There are plenty of caveats to include here, of course. Coaches want their star players in at the end of the game, and whether that psychological effect is overstated, it still registers. There's also the idea that a player needs rest anyway, so extending that rest via foul trouble is marginally less drastic than the idea that players should stay in the game with fouls no matter what. And maybe a player just needs time to chill out. Or maybe a certain lineup isn't working. Or maybe that player in particular is bad at avoiding fouls while in foul trouble, and maybe that player's defense when he does avoid fouls is so bad that it makes sense to let a sub play hard, physical defense in the meantime.
But that bolded point is the key one, and it's the one worth remembering. In all levels of basketball coaches bench their foul-prone stars. It happens everywhere; every coach does it. It's one of those entrenched pieces of wisdom that goes by unnoticed when followed, but causes a riot when it's ignored. "Why didn't you rest X player there? Weren't you worried about his fouls? Did you want him in for the end of the game?" Fans, media and sportswriters expect coaches to do this one thing, and so coaches do this one thing because there's no real incentive not to.

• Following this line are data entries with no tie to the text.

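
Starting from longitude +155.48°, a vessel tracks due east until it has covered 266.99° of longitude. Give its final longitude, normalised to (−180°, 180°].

+62.47°

Start at +155.48°; shift +266.99° → +422.47°.
+422.47° lies outside (−180°, 180°]; subtract 360° → +62.47°.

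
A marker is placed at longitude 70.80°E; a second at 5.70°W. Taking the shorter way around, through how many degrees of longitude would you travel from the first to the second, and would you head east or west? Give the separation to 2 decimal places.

76.50° west

Raw difference: -5.70 − 70.80 = -76.5°.
Normalise into (−180°, 180°]: -76.5° stays -76.5°.
Negative ⇒ the second point lies to the west; separation 76.50°.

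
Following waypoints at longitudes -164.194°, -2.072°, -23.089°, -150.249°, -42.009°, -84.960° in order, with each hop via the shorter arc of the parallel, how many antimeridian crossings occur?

0

Leg 1: -164.194° → -2.072°, shortest Δλ = 162.122° (east) — does not cross 180°.
Leg 2: -2.072° → -23.089°, shortest Δλ = -21.017° (west) — does not cross 180°.
Leg 3: -23.089° → -150.249°, shortest Δλ = -127.16° (west) — does not cross 180°.
Leg 4: -150.249° → -42.009°, shortest Δλ = 108.24° (east) — does not cross 180°.
Leg 5: -42.009° → -84.960°, shortest Δλ = -42.951° (west) — does not cross 180°.
Total crossings: 0.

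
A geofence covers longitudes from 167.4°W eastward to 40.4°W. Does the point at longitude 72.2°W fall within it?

Band width going east from -167.4° to -40.4°: ((-40.4 − -167.4) mod 360) = 127.0°.
Offset of -72.2° east of the west edge: ((-72.2 − -167.4) mod 360) = 95.2°.
95.2° ≤ 127.0° ⇒ inside.

Yes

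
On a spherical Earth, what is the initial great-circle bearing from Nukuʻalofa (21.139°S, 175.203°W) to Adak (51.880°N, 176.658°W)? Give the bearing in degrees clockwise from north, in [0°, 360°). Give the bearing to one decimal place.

Δλ = -176.658 − -175.203 = -1.455°.
θ = atan2( sin Δλ · cos φ₂ , cos φ₁ · sin φ₂ − sin φ₁ · cos φ₂ · cos Δλ )
  = atan2(-0.01567, 0.95633) = -0.939° → normalised to [0°, 360°): 359.061°.

359.1°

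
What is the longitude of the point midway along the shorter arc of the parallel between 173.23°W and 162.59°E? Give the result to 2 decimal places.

Signed shortest Δλ from -173.23° to +162.59° is -24.18°.
Midpoint longitude = -173.23° + (-24.18°)/2 = -173.23° − 12.09° = -185.32°.
Normalise into (−180°, 180°]: +174.68°.
(The naïve average (-173.23 + +162.59)/2 = -5.32° is on the wrong side of the globe.)

174.68°E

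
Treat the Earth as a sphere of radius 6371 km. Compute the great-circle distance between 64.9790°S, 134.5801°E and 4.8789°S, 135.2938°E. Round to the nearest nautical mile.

3609 nmi

Δλ = 135.2938 − 134.5801 = 0.7137°.
Δφ = -4.8789 − -64.9790 = 60.1001°.
a = sin²(Δφ/2) + cos φ₁ · cos φ₂ · sin²(Δλ/2) = 0.250773.
c = 2·atan2(√a, √(1−a)) = 1.04898 rad → d = 6371·c ≈ 6683.07 km ≈ 3608.57 nmi.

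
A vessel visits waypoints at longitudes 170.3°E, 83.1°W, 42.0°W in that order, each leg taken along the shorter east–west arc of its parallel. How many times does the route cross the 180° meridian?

1

Leg 1: +170.3° → -83.1°, shortest Δλ = 106.6° (east) — crosses 180°.
Leg 2: -83.1° → -42.0°, shortest Δλ = 41.1° (east) — does not cross 180°.
Total crossings: 1.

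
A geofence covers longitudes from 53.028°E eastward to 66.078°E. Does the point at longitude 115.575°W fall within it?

Band width going east from +53.028° to +66.078°: ((66.078 − 53.028) mod 360) = 13.050°.
Offset of -115.575° east of the west edge: ((-115.575 − 53.028) mod 360) = 191.397°.
191.397° > 13.050° ⇒ outside.

No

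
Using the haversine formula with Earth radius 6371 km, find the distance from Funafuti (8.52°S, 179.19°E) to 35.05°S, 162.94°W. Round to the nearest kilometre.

Δλ = -162.94 − 179.19 = -342.13°; wrapped into (−180°, 180°]: 17.87°.
Δφ = -35.05 − -8.52 = -26.53°.
a = sin²(Δφ/2) + cos φ₁ · cos φ₂ · sin²(Δλ/2) = 0.072180.
c = 2·atan2(√a, √(1−a)) = 0.54401 rad → d = 6371·c ≈ 3465.88 km.

3466 km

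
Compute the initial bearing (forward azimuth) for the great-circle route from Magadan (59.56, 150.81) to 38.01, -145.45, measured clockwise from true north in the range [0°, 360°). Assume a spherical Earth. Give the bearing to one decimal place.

89.1°

Δλ = -145.45 − 150.81 = -296.26°; wrapped into (−180°, 180°]: 63.74°.
θ = atan2( sin Δλ · cos φ₂ , cos φ₁ · sin φ₂ − sin φ₁ · cos φ₂ · cos Δλ )
  = atan2(0.70659, 0.01143) = 89.073° → normalised to [0°, 360°): 89.073°.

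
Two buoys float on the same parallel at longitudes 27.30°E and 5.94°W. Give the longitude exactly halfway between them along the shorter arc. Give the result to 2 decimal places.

10.68°E

Signed shortest Δλ from +27.30° to -5.94° is -33.24°.
Midpoint longitude = +27.30° + (-33.24°)/2 = +27.30° − 16.62° = +10.68°.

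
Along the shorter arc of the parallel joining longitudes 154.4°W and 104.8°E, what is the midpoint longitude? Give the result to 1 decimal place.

Signed shortest Δλ from -154.4° to +104.8° is -100.8°.
Midpoint longitude = -154.4° + (-100.8°)/2 = -154.4° − 50.4° = -204.8°.
Normalise into (−180°, 180°]: +155.2°.
(The naïve average (-154.4 + +104.8)/2 = -24.8° is on the wrong side of the globe.)

155.2°E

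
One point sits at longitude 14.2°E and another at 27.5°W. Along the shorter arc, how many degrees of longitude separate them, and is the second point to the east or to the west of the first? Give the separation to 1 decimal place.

41.7° west

Raw difference: -27.5 − 14.2 = -41.7°.
Normalise into (−180°, 180°]: -41.7° stays -41.7°.
Negative ⇒ the second point lies to the west; separation 41.7°.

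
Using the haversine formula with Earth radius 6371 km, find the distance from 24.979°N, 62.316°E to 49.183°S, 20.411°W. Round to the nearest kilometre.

Δλ = -20.411 − 62.316 = -82.727°.
Δφ = -49.183 − 24.979 = -74.162°.
a = sin²(Δφ/2) + cos φ₁ · cos φ₂ · sin²(Δλ/2) = 0.622289.
c = 2·atan2(√a, √(1−a)) = 1.81788 rad → d = 6371·c ≈ 11581.71 km.

11582 km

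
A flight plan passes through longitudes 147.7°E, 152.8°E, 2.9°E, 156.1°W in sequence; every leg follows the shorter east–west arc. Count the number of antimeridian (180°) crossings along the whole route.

0

Leg 1: +147.7° → +152.8°, shortest Δλ = 5.1° (east) — does not cross 180°.
Leg 2: +152.8° → +2.9°, shortest Δλ = -149.9° (west) — does not cross 180°.
Leg 3: +2.9° → -156.1°, shortest Δλ = -159.0° (west) — does not cross 180°.
Total crossings: 0.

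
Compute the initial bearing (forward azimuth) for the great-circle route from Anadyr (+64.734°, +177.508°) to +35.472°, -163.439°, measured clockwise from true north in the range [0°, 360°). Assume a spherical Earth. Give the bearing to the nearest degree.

Δλ = -163.439 − 177.508 = -340.947°; wrapped into (−180°, 180°]: 19.053°.
θ = atan2( sin Δλ · cos φ₂ , cos φ₁ · sin φ₂ − sin φ₁ · cos φ₂ · cos Δλ )
  = atan2(0.26585, -0.44846) = 149.340° → normalised to [0°, 360°): 149.340°.

149°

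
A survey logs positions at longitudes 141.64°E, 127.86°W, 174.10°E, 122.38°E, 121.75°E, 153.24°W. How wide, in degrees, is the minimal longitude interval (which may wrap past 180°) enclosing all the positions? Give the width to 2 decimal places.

110.39°

Sort the longitudes: -153.24°, -127.86°, +121.75°, +122.38°, +141.64°, +174.10°.
Eastward gaps between consecutive values (wrapping around): 25.38°, 249.61°, 0.63°, 19.26°, 32.46°, 32.66°.
Largest gap = 249.61° ⇒ minimal covering band is its complement: 360° − 249.61° = 110.39°.
Band runs from +121.75° eastward to -127.86°, crossing the antimeridian.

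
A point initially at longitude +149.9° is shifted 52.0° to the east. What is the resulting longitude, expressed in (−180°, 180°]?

-158.1°

Start at +149.9°; shift +52.0° → +201.9°.
+201.9° lies outside (−180°, 180°]; subtract 360° → -158.1°.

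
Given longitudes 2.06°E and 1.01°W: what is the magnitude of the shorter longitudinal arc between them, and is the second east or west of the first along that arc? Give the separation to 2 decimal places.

Raw difference: -1.01 − 2.06 = -3.07°.
Normalise into (−180°, 180°]: -3.07° stays -3.07°.
Negative ⇒ the second point lies to the west; separation 3.07°.

3.07° west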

It's the safe play. The "smart" play. Even if it's not really smart at all.
(Here, the resemblance to baseball's entrenched managerial wisdom -- the sacrifice bunt, for example -- is keen. The sac bunt often actively hurts a team's chances of winning; it trades a base for an out, which is the game's most precious resource. But don't tell managers that. And don't tell the wizened scribes who write about them.)
Asking coaches to ignore foul trouble is silly, of course, because that's not going to happen. But the smarter coaches out there should take a look at this sort of thing and challenge their own beliefs just enough to make their own decisions more fluid. Not all foul-outs are created equal. Sure, sometimes the guy should sit. But when the benefit is greater than the cost, and it often is, coaches should think about -- just think about! -- keeping their foul-riddled stars in the game. It's not really that complicated.
Maybe this will never become conventional wisdom. But it would be nice to see a coach or two, if only occasionally, steer away from the unblinking herd.